Video Prompting Guide
Learn the motion-first workflow that improves consistency across PixelDojo video models. Build better prompts, control camera movement, and get cleaner outputs.
Overview
AI video models interpret prompts differently than image models. If you need precise control over character look, wardrobe, and scene composition, treat video generation as a motion step, not a scene-design step.
Key distinction: Image models excel at generating precise characters and scenes. Video models excel at turning those scenes into motion.
Recommended Workflow
Step 1 - Lock The Look
- -Generate an image first in any PixelDojo image tool.
- -Use that output as your exact character/scene reference.
- -Prioritize composition and identity before video generation.
Step 2 - Animate The Scene
- -Upload the image as the first frame in a video tool.
- -Prompt camera movement and subject action/dialogue.
- -Do not spend most of the prompt re-describing static visuals.
If you are using text-to-video, expect mixed and varied results. For precision and consistency, image-to-video is usually the better choice.
Prompt Framework
Keep prompts focused and structured. A reliable baseline is:
Scene anchor -> Camera move -> Subject action -> Timing/style cuesExample skeleton
Camera Language Cheat Sheet
Movement Verbs
- -pan left/right, tilt up/down
- -dolly in/out, truck left/right
- -orbit clockwise/counterclockwise
- -slow push, handheld drift, lock-off
Action Verbs
- -walks, turns, reaches, sits, stands
- -speaks softly, shouts, laughs, whispers
- -glances at camera, nods, pauses
- -door opens, cloth moves, smoke drifts
Visual Camera Examples
These example clips are reused from the WAN prompting guide to provide concrete motion references.
Pan Example
Directional camera control from the WAN guide
A low angle shot of a jazz pianist in a dimly lit 1920s jazz bar, playing the piano with concentration. He wears a white shirt with suspenders and black trousers, his hands move rapidly on the keys. Camera pans left to low angle shot of a cute girl with pigtails and glasses playing the trumpet.
Dolly Out Example
Clear push/pull motion language
In the style of an American drama promotional poster, Walter White sits in a metal folding chair wearing a yellow protective suit.
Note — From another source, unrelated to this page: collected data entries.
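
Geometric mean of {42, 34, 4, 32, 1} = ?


Product = 42 × 34 × 4 × 32 × 1 = 182784
GM = 182784^(1/5) = 11.2820

GM = 11.2820


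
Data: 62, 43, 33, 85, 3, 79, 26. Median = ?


Sorted: 3, 26, 33, 43, 62, 79, 85
n = 7 (odd)
Middle value = 43

Median = 43


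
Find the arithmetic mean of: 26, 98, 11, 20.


Sum = 26 + 98 + 11 + 20 = 155
n = 4
Mean = 155/4 = 38.7500

Mean = 38.7500


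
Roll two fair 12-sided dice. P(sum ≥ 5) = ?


Total outcomes = 12×12 = 144
Favorable (sum ≥ 5): 138
P = 138/144 = 0.9583

P = 0.9583


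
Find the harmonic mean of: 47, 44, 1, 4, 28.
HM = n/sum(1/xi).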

Camera dollies out while the scene reveals an abandoned, dim factory with light filtering through windows.
Tracking Shot Example
Long-form movement through a complex scene
A sprawling cyberpunk metropolis, neon lights reflecting off rain-soaked streets. The camera follows a hooded figure in a long tracking shot, weaving through a crowded market.
Prompt Templates
Image-to-Video Template
Use this when you already have a reference frame.
Text-to-Video Template
Use this when no reference image is available.
Sample Prompt Gallery
Additional visual prompt examples from the WAN guide, useful as starting points in other video models.
Neon Drift
Sample prompt clip from WAN gallery
A rainy night in a dense cyberpunk market, neon kanji signs flicker overhead. The camera starts shoulder-height behind a hooded courier, steadily tracking forward as he weaves through crowds of holographic umbrellas.
Alpine Reveal
Cinematic pullback with landscape reveal
Extreme close-up of a mountaineer's ice axe biting into frozen rock. Camera dollies back and tilts up simultaneously, revealing the climber and a vast sunrise-lit alpine ridge behind him.
Aquatic Ballet
Orbit movement and atmospheric timing
An orca breaches in crystal-clear Arctic waters. Slow 360-degree orbital shot around the soaring whale as droplets hang suspended under soft polar sunset light.
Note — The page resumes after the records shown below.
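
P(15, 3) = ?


P(15,3) = 15!/12!
= 1307674368000/479001600
= 2730

P(15,3) = 2730


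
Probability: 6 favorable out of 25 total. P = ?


P = 6/25 = 0.2400

P = 0.2400


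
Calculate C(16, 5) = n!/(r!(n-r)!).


C(16,5) = 16!/(5! × 11!)
= 20922789888000/(120 × 39916800)
= 4368

C(16,5) = 4368


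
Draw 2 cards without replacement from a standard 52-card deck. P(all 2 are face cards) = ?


P(all face cards) = (12/52) × (11/51)
= 0.0498

P = 0.0498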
Text-to-Video vs Image-to-Video
Text-to-Video
- - Fast for rough ideation.
- - Good for testing general movement concepts.
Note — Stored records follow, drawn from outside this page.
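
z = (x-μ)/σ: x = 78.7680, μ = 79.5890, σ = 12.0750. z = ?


z = (78.7680 - 79.5890)/12.0750
= -0.8210/12.0750
= -0.0680

z = -0.0680


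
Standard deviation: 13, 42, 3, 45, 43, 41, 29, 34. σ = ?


Mean = 31.2500
Variance = 210.1875
SD = sqrt(210.1875) = 14.4978

SD = 14.4978


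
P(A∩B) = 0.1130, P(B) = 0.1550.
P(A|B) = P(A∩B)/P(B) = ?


P(A|B) = 0.1130/0.1550 = 0.7290

P(A|B) = 0.7290


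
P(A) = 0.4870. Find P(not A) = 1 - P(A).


P(not A) = 1 - 0.4870 = 0.5130

P(not A) = 0.5130


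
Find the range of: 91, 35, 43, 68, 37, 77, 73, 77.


Max = 91, Min = 35
Range = 91 - 35 = 56

Range = 56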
- - More variance in identity and scene layout.
Image-to-Video
- - Best for consistent characters and composition.
- - Better control over continuity between shots.
- - Recommended for production-ready results.
Frequently Asked Questions
How long should my prompt be?
Keep it concise but specific. One clear motion path and one clear subject action usually works better than overly long, descriptive prompts.
Should I describe clothing and environment every time?
Only when needed. In image-to-video, the reference image already defines most visual detail, so focus your text on movement and behavior.
Why isn't the model following my prompt?
Video models can reinterpret scene details, especially in text-to-video. For better prompt adherence, use image-to-video: generate your exact scene/character first, upload it as the first frame, then prompt motion, camera movement, and action.
Can I still use this guide for Wan, Kling, Sora, Veo, and others?
Yes. This guide is model-agnostic and intentionally focuses on universal prompting patterns.